Был ли он туземцем, членом общества, в обычаях которого было бритье лиц и голов? А может, представителем иной расы, живущей на противоположной стороне Кольца? Ничто не указывало на то, что они когда-нибудь узнают это.
Одно было ясно — правильное симпатичное лицо принадлежало человеку, причем человеку, привыкшему приказывать. Бремя ответственности покрыло его многочисленными морщинами и отягчила глаза отвисшими веками. Художнику каким-то необычным способом удалось передать эти детали в почти невесомой скульптуре.
Вероятно, замок был резиденцией правительства.
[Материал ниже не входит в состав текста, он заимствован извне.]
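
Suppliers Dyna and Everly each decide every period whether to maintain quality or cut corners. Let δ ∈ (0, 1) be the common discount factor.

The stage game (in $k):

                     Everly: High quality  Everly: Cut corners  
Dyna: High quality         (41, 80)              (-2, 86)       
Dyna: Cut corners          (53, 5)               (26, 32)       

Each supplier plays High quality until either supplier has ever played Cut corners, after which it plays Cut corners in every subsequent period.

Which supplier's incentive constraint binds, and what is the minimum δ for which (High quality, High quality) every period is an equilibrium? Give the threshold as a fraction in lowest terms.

Dyna: cooperation gives 41 each period; deviation gives 53 once then 26 forever.
  41/(1−δ) ≥ 53 + 26δ/(1−δ) ⇒ δ ≥ 12/27 = 4/9.
Everly: cooperation gives 80 each period; deviation gives 86 once then 32 forever.
  δ ≥ 6/54 = 1/9.
Both must hold, so the binding constraint is Dyna's: δ ≥ 4/9.

Dyna; δ ≥ 4/9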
Все указывало на это — трон, банкетный зал, необычные окна и, наконец, сам замок, снабженный независимым источником энергии. Но для Луиса решающим аргументом было лицо.
Этажи соединялись дивно украшенными лестничными маршами, однако лестницы не двигались, поэтому небольшая экспедиция отправилась вниз, чтобы не утомлять себя подъемом. В самом низу они нашли спальню.
Бесконечные дни и ночи, проведенные в креслах скутеров, поспешная любовь, когда они позволяли себе роскошь приземлиться, — все это привело к тому, что вид кровати подействовал на Луиса и Тилу почти гипнотически. Они остались в спальне, а кзин пошел дальше один.
Трудно было сказать, много ли еще интересного удалось ему обнаружить.
Луис приподнялся на локте. В онемевшую руку медленно возвращалась жизнь, но он старался пока не шевелить ею. В антигравитационной кровати это совершенно невозможно, подумал он. Впрочем, хорошо, что есть хотя бы такая…
За одной из стеклянных стен спальни находился уже знакомый им высохший бассейн; белый скелет огромного бандерснатча смотрел на Луиса пустыми черными глазницами.
Через такую же прозрачную стену по другую сторону спальни был виден город, раскинувшийся в тысяче футов под ними.
Луис прополз по кровати и упал на пол, устланный мягким ковром, цвет которого почему-то напомнил ему бороды туземцев.
Добравшись до окна, Луис выглянул наружу.
Что-то нарушало остроту видения, будто слабое мерцание стереовизионного изображения. Он не осознал этого до конца, и все же это раздражало.